Headline

Perekonomian tumbuh 5,12% melampaui prediksi banyak kalangan.

Ketegasan di Dua Arena

Hera Khaerani
03/11/2016 08:10
Ketegasan di Dua Arena
(MI/SUSANTO)

WAJAH Ajun Komisaris Besar (AKB) Pergunan Tarigan, 54, tiba-tiba tersipu. Senin (24/10) sore itu, di ruang kantornya di Mabes Polri, Pergunan tampak malu-malu mengungkapkan perasaannya dipercaya menjadi wasit angkat besi di berbagai kejuaraan bergengsi. Ia bahkan telah lima kali menjadi wasit di ajang Olimpiade. Teranyar ialah di Olimpiade 2016, di saat Pergunan menjadi satu-satunya wasit dari Indonesia di nomor tersebut. "Ada rasa bangga saat nama saya dipanggil, Pergunan Tarigan-Indonesia. Rasanya senang marga saya Tarigan digaungkan ke dunia," kata Pergunan kemudian mengakui kebanggaannya kepada Media Indonesia.
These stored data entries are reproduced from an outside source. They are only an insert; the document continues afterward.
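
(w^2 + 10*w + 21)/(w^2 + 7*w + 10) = (w^2 + 10*w + 21)/(w^2 + 7*w + 10)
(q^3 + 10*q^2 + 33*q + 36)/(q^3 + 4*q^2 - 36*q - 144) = (q^2 + 6*q + 9)/(q^2 - 36)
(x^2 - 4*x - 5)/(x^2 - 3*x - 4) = (x - 5)/(x - 4)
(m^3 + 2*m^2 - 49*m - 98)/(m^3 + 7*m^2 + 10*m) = (m^2 - 49)/(m*(m + 5))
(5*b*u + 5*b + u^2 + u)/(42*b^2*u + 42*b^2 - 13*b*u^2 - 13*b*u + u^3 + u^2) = (5*b + u)/(42*b^2 - 13*b*u + u^2)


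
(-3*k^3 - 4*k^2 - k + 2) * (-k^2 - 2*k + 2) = 3*k^5 + 10*k^4 + 3*k^3 - 8*k^2 - 6*k + 4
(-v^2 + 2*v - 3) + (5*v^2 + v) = 4*v^2 + 3*v - 3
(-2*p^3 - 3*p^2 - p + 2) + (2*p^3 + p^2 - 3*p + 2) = -2*p^2 - 4*p + 4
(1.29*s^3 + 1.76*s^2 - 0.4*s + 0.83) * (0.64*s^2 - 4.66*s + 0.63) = 0.8256*s^5 - 4.885*s^4 - 7.6449*s^3 + 3.504*s^2 - 4.1198*s + 0.5229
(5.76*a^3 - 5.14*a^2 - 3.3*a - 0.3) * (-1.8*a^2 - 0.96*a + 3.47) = -10.368*a^5 + 3.7224*a^4 + 30.8616*a^3 - 14.1278*a^2 - 11.163*a - 1.041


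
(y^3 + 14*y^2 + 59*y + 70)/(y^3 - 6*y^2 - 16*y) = (y^2 + 12*y + 35)/(y*(y - 8))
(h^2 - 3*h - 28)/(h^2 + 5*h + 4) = (h - 7)/(h + 1)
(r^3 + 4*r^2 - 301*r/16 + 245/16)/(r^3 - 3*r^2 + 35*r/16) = (r + 7)/r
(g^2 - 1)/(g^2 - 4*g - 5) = (g - 1)/(g - 5)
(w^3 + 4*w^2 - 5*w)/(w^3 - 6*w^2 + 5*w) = (w + 5)/(w - 5)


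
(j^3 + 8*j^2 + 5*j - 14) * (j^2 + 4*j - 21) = j^5 + 12*j^4 + 16*j^3 - 162*j^2 - 161*j + 294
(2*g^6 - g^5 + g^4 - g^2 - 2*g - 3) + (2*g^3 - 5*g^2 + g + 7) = 2*g^6 - g^5 + g^4 + 2*g^3 - 6*g^2 - g + 4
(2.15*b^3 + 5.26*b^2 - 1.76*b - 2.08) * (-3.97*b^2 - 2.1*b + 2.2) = -8.5355*b^5 - 25.3972*b^4 + 0.671200000000002*b^3 + 23.5256*b^2 + 0.496*b - 4.576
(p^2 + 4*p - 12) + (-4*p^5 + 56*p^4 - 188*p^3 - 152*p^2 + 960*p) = -4*p^5 + 56*p^4 - 188*p^3 - 151*p^2 + 964*p - 12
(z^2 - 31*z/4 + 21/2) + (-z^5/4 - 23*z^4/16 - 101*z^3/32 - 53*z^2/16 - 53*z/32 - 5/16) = -z^5/4 - 23*z^4/16 - 101*z^3/32 - 37*z^2/16 - 301*z/32 + 163/16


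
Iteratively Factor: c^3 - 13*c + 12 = (c - 1)*(c^2 + c - 12) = (c - 1)*(c + 4)*(c - 3)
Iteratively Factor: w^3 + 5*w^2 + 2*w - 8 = (w - 1)*(w^2 + 6*w + 8) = (w - 1)*(w + 4)*(w + 2)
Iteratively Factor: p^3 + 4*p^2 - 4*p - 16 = (p + 4)*(p^2 - 4) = (p - 2)*(p + 4)*(p + 2)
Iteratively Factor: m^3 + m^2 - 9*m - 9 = (m + 3)*(m^2 - 2*m - 3) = (m - 3)*(m + 3)*(m + 1)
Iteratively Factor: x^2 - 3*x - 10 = (x + 2)*(x - 5)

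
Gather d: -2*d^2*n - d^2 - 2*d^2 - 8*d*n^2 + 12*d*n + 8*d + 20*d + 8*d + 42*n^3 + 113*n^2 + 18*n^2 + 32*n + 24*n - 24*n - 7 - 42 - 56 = d^2*(-2*n - 3) + d*(-8*n^2 + 12*n + 36) + 42*n^3 + 131*n^2 + 32*n - 105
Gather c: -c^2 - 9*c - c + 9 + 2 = -c^2 - 10*c + 11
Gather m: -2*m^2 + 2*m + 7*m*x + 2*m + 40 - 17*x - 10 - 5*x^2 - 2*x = -2*m^2 + m*(7*x + 4) - 5*x^2 - 19*x + 30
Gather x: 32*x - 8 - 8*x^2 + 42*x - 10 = -8*x^2 + 74*x - 18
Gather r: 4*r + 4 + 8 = 4*r + 12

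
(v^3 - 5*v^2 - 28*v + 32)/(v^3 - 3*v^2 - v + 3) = (v^2 - 4*v - 32)/(v^2 - 2*v - 3)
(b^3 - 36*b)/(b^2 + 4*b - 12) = b*(b - 6)/(b - 2)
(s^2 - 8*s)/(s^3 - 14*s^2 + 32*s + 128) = s/(s^2 - 6*s - 16)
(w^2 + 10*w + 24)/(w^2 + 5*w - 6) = (w + 4)/(w - 1)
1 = 1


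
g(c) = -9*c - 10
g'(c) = -9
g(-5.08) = 35.72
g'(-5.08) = -9.00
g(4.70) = -52.30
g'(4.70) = -9.00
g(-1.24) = 1.16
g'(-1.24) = -9.00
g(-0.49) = -5.59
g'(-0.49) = -9.00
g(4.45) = -50.05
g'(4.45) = -9.00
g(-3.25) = 19.25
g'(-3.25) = -9.00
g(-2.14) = 9.26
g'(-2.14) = -9.00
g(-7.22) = 54.98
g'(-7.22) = -9.00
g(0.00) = -10.00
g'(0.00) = -9.00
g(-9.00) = 71.00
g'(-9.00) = -9.00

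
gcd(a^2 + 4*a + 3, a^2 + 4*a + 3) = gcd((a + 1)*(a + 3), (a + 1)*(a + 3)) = a^2 + 4*a + 3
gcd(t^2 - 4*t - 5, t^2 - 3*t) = 1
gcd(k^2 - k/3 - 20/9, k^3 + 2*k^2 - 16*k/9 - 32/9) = k + 4/3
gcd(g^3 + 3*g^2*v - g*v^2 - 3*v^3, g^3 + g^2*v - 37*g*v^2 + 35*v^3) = -g + v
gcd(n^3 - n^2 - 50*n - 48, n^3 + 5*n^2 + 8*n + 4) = n + 1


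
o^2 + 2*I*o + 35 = (o - 5*I)*(o + 7*I)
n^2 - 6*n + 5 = (n - 5)*(n - 1)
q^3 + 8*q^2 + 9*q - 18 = (q - 1)*(q + 3)*(q + 6)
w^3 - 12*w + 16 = (w - 2)^2*(w + 4)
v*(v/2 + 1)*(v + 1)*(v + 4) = v^4/2 + 7*v^3/2 + 7*v^2 + 4*v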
Kebanggaan memang wajar dirasakan perempuan berusia 54 tahun itu. Prestasi menjadi wasit Olimpiade ialah buah ketekunan panjangnya di dunia olahraga. Unan, demikian ia akrab disapa, telah menjadi atlet jauh sebelum menjadi polisi. Perempuan kelahiran Kabanjahe, Sumatra Utara, itu awalnya menekuni cabang olahraga atletik dengan menjadi atlet lempar cakram dan tolak peluru untuk tanah kelahirannya tersebut. Ia kemudian menyeberang ke angkat besi seiring dengan mulai digelarnya kompetisi dunia untuk angkat besi perempuan. Perubahan itu mendorong negara-negara untuk membuka pembinaan atlet perempuan di olahraga tersebut.

Pergunan mudah saja masuk ke radar pencarian atlet angkat besi karena prinsip-prinsip olahraga itu telah jadi bagian latihannya. Sebagai atlet lempar cakram, angkat beban pun menjadi salah satu bentuk latihannya. "Kekuatan mengangkat beban itu berbanding lurus dengan kekuatan melempar, jadi yang belum saya tahu saat itu paling teknik-tekniknya," jelasnya. Beruntung, Pergunan juga tidak pernah mendapat larangan dari keluarganya meskipun banyak mitos soal dampak buruk angkat besi bagi kesehatan perempuan. "Banyak yang bilang nanti tidak bisa hamil kalau angkat beban, terus takut kalau badannya akan berubah seperti binaragawan. Padahal, tidak begitu karena tubuh laki-laki dan perempuan itu pada dasarnya berbeda," kenang ibu dua anak itu.

Pergunan yang masuk Akademi Kepolisian pada 1983 membuktikan diri mampu membagi waktu bekerja dan berlatih dengan baik. Ketika pada 1987 kejuaraan dunia angkat besi perempuan pertama kali diadakan di Florida, Amerika Serikat, ia satu dari tiga atlet yang dikirim. Meski tidak mencetak pretasi di ajang itu, Pergunan tetap konsisten menekuni angkat besi. Jam terbang Pergunan yang cukup banyak kemudian membuatnya diarahkan menjadi asisten pelatih dan wasit pada 1990. "Alasannya karena saat itu angkat besi masih jadi olahraga yang sangat lelaki, tidak ada pelatih perempuan," terangnya. Pilihannya fokus di dunia pelatihan juga dilakukan demi tanggung jawab profesi di kepolisian.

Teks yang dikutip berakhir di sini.